Lot 47
  • 47

SIGMAR POLKE | Untitled

Estimate
250,000 - 350,000 GBP
Log in to view results
bidding is closed

Description

  • Sigmar Polke
  • Untitled
  • signed and dated 1986 on the reverse; signed and dated 1986 on the overlap
  • acrylic on printed fabric
  • 90.2 by 70.2 cm. 35 1/2 by 27 5/8 in.

Provenance

Acquired directly from the artist by the present owner

Condition

Colour: The colour in the catalogue illustration is fairly accurate although the red pigment is stronger and the green pigment tends more towards turquoise in the original. Condition: Please refer to the department for a professional condition report.
"In response to your inquiry, we are pleased to provide you with a general report of the condition of the property described above. Since we are not professional conservators or restorers, we urge you to consult with a restorer or conservator of your choice who will be better able to provide a detailed, professional report. Prospective buyers should inspect each lot to satisfy themselves as to condition and must understand that any statement made by Sotheby's is merely a subjective, qualified opinion. Prospective buyers should also refer to any Important Notices regarding this sale, which are printed in the Sale Catalogue.
NOTWITHSTANDING THIS REPORT OR ANY DISCUSSIONS CONCERNING A LOT, ALL LOTS ARE OFFERED AND SOLD AS IS" IN ACCORDANCE WITH THE CONDITIONS OF BUSINESS PRINTED IN THE SALE CATALOGUE."

Catalogue Note

Executed in 1986, Untitled manifests Sigmar Polke’s brilliant and ambitious process of mark-making, as well as his skilful negotiation of the boundary between painterly gesture and mechanical action. In the present composition multiple layers of pattern and pigment exhibit a dynamic emphasis on light and transparency, revealing a chaotic pictorial flow of competing influences. Polke’s work thus raises critical questions about aesthetic conventions, challenging ideas of authorship, spectatorship and authenticity: “Polke’s true significance lies beyond the antic surfaces of his art, in a philosophical attitude that has haunted recent artistic theory and practice like a ghost in a machine. It is an attitude of bottomless scepticism that contemplates… its own endlessly ramifying contradictions” (Peter Schjeldahl, ‘The Daemon and Sigmar Polke’, in: Exh. Cat., San Francisco, San Francisco Museum of Modern Art, Sigmar Polke, 1990, p. 17). In reference to commercial printing systems, Untitled harks back to Polke's Rasterbilder of the 1960s and yet also manifests Polke’s exceptional return to the medium of painting in the 1980s after a decade preoccupied with photography and film. However, Polke’s remarkable employment of colour and his extraordinary process of layering – to create the effect of translucency – also recall the artist’s early apprenticeship at a stained glass factory in Dusseldorf. As such, Polke’s phenomenal work of the 1980s exhibits complex and multifarious influences, constituting an exceptionally productive period of the artist’s career. Indeed, the very year Untitled was executed, Polke received the Golden Lion prize at the Venice Biennale, making 1986 one of the most significant and formative years of the artist’s career.

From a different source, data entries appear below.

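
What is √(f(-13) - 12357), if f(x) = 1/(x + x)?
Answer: I*√8353358/26 ≈ 111.16*I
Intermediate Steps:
f(x) = 1/(2*x)
√(f(-13) - 12357) = √((½)/(-13) - 12357) = √((½)*(-1/13) - 12357) = √(-1/26 - 12357) = √(-321283/26) = I*√8353358/26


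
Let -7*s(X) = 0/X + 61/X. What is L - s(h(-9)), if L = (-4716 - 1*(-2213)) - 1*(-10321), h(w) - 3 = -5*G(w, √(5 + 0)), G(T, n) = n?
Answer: 6348033/812 - 305*√5/812 ≈ 7816.9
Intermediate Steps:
h(w) = 3 - 5*√5 (h(w) = 3 - 5*√(5 + 0) = 3 - 5*√5)
s(X) = -61/(7*X) (s(X) = -(0/X + 61/X)/7 = -(0 + 61/X)/7 = -61/(7*X))
L = 7818 (L = (-4716 + 2213) + 10321 = -2503 + 10321 = 7818)
L - s(h(-9)) = 7818 - (-61)/(7*(3 - 5*√5)) = 7818 + 61/(7*(3 - 5*√5))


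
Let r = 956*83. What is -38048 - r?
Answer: -117396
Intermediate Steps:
r = 79348
-38048 - r = -38048 - 1*79348 = -38048 - 79348 = -117396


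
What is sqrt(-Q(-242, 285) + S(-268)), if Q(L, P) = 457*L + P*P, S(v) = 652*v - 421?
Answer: 2*I*sqrt(36447) ≈ 381.82*I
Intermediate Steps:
S(v) = -421 + 652*v
Q(L, P) = P**2 + 457*L (Q(L, P) = 457*L + P**2 = P**2 + 457*L)
sqrt(-Q(-242, 285) + S(-268)) = sqrt(-(285**2 + 457*(-242)) + (-421 + 652*(-268))) = sqrt(-(81225 - 110594) + (-421 - 174736)) = sqrt(-1*(-29369) - 175157) = sqrt(29369 - 175157) = sqrt(-145788) = 2*I*sqrt(36447)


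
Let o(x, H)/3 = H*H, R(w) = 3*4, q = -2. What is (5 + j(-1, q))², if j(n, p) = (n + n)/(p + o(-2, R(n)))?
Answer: 1153476/46225 ≈ 24.954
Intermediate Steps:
R(w) = 12
o(x, H) = 3*H² (o(x, H) = 3*(H*H) = 3*H²)
j(n, p) = 2*n/(432 + p) (j(n, p) = (n + n)/(p + 3*12²) = (2*n)/(p + 3*144) = (2*n)/(p + 432) = (2*n)/(432 + p) = 2*n/(432 + p))
(5 + j(-1, q))² = (5 + 2*(-1)/(432 - 2))² = (5 + 2*(-1)/430)² = (5 + 2*(-1)*(1/430))² = (5 - 1/215)² = (1074/215)² = 1153476/46225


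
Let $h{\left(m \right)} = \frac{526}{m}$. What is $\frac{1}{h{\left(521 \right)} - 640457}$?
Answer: $- \frac{521}{333677571} \approx -1.5614 \cdot 10^{-6}$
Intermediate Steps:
$\frac{1}{h{\left(521 \right)} - 640457} = \frac{1}{\frac{526}{521} - 640457} = \frac{1}{- \frac{333677571}{521}} = - \frac{521}{333677571}$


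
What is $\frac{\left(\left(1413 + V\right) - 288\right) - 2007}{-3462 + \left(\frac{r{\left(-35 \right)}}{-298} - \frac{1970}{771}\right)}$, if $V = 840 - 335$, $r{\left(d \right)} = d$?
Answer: $\frac{86618766}{795982271} \approx 0.10882$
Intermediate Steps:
$V = 505$
$\frac{\left(\left(1413 + V\right) - 288\right) - 2007}{-3462 + \left(\frac{r{\left(-35 \right)}}{-298} - \frac{1970}{771}\right)} = \frac{\left(\left(1413 + 505\right) - 288\right) - 2007}{-3462 - \left(- \frac{35}{298} + \frac{1970}{771}\right)} = \frac{\left(1918 - 288\right) - 2007}{-3462 - \frac{560075}{229758}} = \frac{1630 - 2007}{-3462 + \left(\frac{35}{298} - \frac{1970}{771}\right)} = - \frac{377}{-3462 - \frac{560075}{229758}} = - \frac{377}{- \frac{795982271}{229758}} = \left(-377\right) \left(- \frac{229758}{795982271}\right) = \frac{86618766}{795982271}$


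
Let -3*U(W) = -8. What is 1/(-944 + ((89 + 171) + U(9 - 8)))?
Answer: -3/2044 ≈ -0.0014677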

Untitled recalls industrial printing processes through Polke’s celebrated employment of the half-tone dot pattern, which permeates the foreground of the present work in a veil of acrylic black paint. Having first achieved critical acclaim with his ‘Rasterbilder’ in the 1960s, Polke’s pattern refers to the tonal register of small black dots in differing densities that has enabled images to be mass-reproduced in newspaper photographs, consumer packaging and magazine ads since the late Nineteenth Century. Polke returned to the half-tone dot pattern in the 1980s, and in the present work, the artist seemingly enlarges a matrix of dots to an extreme scale, whereby the dots themselves become a vigorous abstract layer superimposed over the composition. Thus in Untitled, Polke masterfully transforms industrial imagery into an expression of fine art. While the matrix of dots appears to be commercially reproduced, they are in fact painstakingly hand-painted, and here the artist might offer a subtle critique of the pervasiveness of mechanically reproduced and serially-repeated images in contemporary society. Such notions of seriality, repetition and graphic design undoubtedly evoke the work of Andy Warhol and Roy Lichtenstein in the 1960s and 1970s, and the latter’s experimentation with Benday dots in paintings such as Brushstroke with Splatter (1966) offer a powerful correlation to Polke’s visual manipulations.

The half-tone dots on the surface of Untitled are rendered above a chromatic layer of turquoise and white painterly markings, which convey Polke’s hand through gestural brushwork and arbitrary drips. In yet another compositional stratum, red fabric printed with white dots constitutes the painting's ground and support. Polke began using printed fabric in 1964, and throughout his diverse oeuvre such fabric exhibits an electric façade on top of which visual chaos prevails. In his exploration of layered texture, form and colour, Polke radically deconstructs the definition of fine art and rebuilds it through his own highly unique and unparalleled expression.